The traditional role of the library as a physical place where individuals find information has been largely supplanted by its function as a space where information can be interrogated in a communal environment. This is also a good thing. However, as more people use the library as a social third place (after home and work), the reality of the library as a place of intellectual refuge sadly resonates with fewer users.

In addition to being regarded as technology hubs for the public, should libraries reclaim their reputation for solitude by offering communication-free zones where people can easily engage in private, focused reading and reflection?

True, reading rooms are often quiet, but even in these spaces the average library user’s focus is punctuated by the clatter of keystrokes, visual email alerts, and the vibrations of smartphones. The effects of these constant digital distractions—variously labeled as cognition overload, online compulsive disorder, data smog, and popcorn brain—have been documented and discussed by psychologists, neuroscientists, and sociologists.¹

A growing awareness of the negative effects of digital overload (and withdrawal from it, as documented by a 2010 study conducted by the University of Maryland’s International Center for Media and the Public Agenda) has led some institutions to offer physical escape from instant-communications technology. For example, in 2009 Stephens College reintroduced a secular form of vespers that requires students to drop their cellphones at the door. In countless other institutions, professors ask students to turn off communication devices when they enter the classroom. Should libraries consider something similar?

Disconnecting, as it turns out, isn’t easy to do. We are constantly surrounded with connective devices, both our own and those belonging to people around us. Even if we can will ourselves to unplug, how do we ask the same of family, friends, or the person sitting next to us on the bus?

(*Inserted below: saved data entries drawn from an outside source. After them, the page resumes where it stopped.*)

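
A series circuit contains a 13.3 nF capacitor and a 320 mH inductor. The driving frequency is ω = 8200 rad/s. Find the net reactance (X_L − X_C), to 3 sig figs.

X_L = ωL = 2620 Ω
X_C = 1/(ωC) = 9170 Ω
X = 2620 − 9170 = -6550 Ω

-6550 Ω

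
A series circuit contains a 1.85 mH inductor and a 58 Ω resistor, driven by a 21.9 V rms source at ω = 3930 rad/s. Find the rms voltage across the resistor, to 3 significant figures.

21.7 V

X_L = ωL = 7.27 Ω
Z = 58.0 + j7.27 Ω
|Z| = √(58.0² + 7.27²) = 58.5 Ω
I = V/|Z| = 375 mA
V_R = I·|Z_R| = 0.375 × 58.0 = 21.7 V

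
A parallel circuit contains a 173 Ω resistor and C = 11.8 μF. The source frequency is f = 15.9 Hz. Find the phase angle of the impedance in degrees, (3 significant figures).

ω = 2πf = 99.90 rad/s
X_C = 1/(ωC) = 848 Ω
Parallel: admittances add. Y = 1/R + jωC
Y = (0.00578 + j0.00118) S
|Y| = 0.00590 S → |Z| = 1/|Y| = 170 Ω, ∠Z = −∠Y = -11.5°

-11.5°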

Libraries have a long history of utilizing differentiated spaces in their public areas, so it shouldn’t be that much of a stretch for them to incorporate areas free of digital chatter. In Hamlet’s Blackberry: A Practical Philosophy for Building a Good Life in the Digital Age (Harper, 2010), William Powers advocates for “Walden zones” in the home—disconnected spaces inspired by Thoreau’s experiment to withdraw from society while remaining within it. We suggest that this idea would be a perfectly natural one for libraries. These safe harbors would be free of the external distractions of computers, cellphones, and social networking tools, allowing sustained focus and contemplation.

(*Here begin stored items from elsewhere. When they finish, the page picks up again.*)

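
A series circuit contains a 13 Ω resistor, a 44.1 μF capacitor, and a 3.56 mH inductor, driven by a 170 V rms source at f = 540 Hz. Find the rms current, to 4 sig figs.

ω = 2πf = 3393 rad/s
X_L = ωL = 12.08 Ω
X_C = 1/(ωC) = 6.683 Ω
Net reactance X = X_L − X_C = 5.396 Ω
Z = 13.00 + j5.396 Ω
|Z| = √(13.00² + 5.396²) = 14.08 Ω
I = V/|Z| = 170/14.08 = 12.08 A

12.08 A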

Of course, barring construction of a Faraday cage, there is no way to control patrons’ use of digital communication tools. If users refuse to turn off their gadgets, the spirit of the Walden zone will fail to materialize. The million-dollar question is, of course, will library users welcome a zone of inwardness—a place to read, reflect, and possibly find meaning? (Some studies indicate that it might.) Or will the shock of self-reliant thought prove overwhelming, even for short periods of time?

AMANDA WAKARUK is government information librarian and MARC TRUITT is associate university librarian for bibliographic and information services at the University of Alberta Libraries in Edmonton.

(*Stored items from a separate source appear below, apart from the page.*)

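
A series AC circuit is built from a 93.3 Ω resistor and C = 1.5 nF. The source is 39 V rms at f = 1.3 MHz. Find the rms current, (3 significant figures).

ω = 2πf = 8.168e+06 rad/s
X_C = 1/(ωC) = 81.6 Ω
Z = 93.3 − j81.6 Ω
|Z| = √(93.3² + 81.6²) = 124 Ω
I = V/|Z| = 39/124 = 315 mA

315 mA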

¹ There are many people writing about this issue in both academic and popular literature, including: The Shallows: What the Internet Is Doing to Our Brains by Nicholas Carr (New York: W. W. Norton & Company, 2010);  Alone Together: Why We Expect More from Technology and Less from Each Other by Sherry Turkle (New York: Basic Books, 2011);  Virtually You:  The Dangerous Powers of the e-Personality by Elias Aboujaoude (New York: W. W. Norton, 2011); You Are Not a Gadget:  A Manifesto by Jaron Lanier (New York: Alfred A. Knopf, 2010); and The Tyranny of E-Mail: The Four-Thousand-Year Journey to Your Inbox by John Freeman (New York: Scribner, 2009).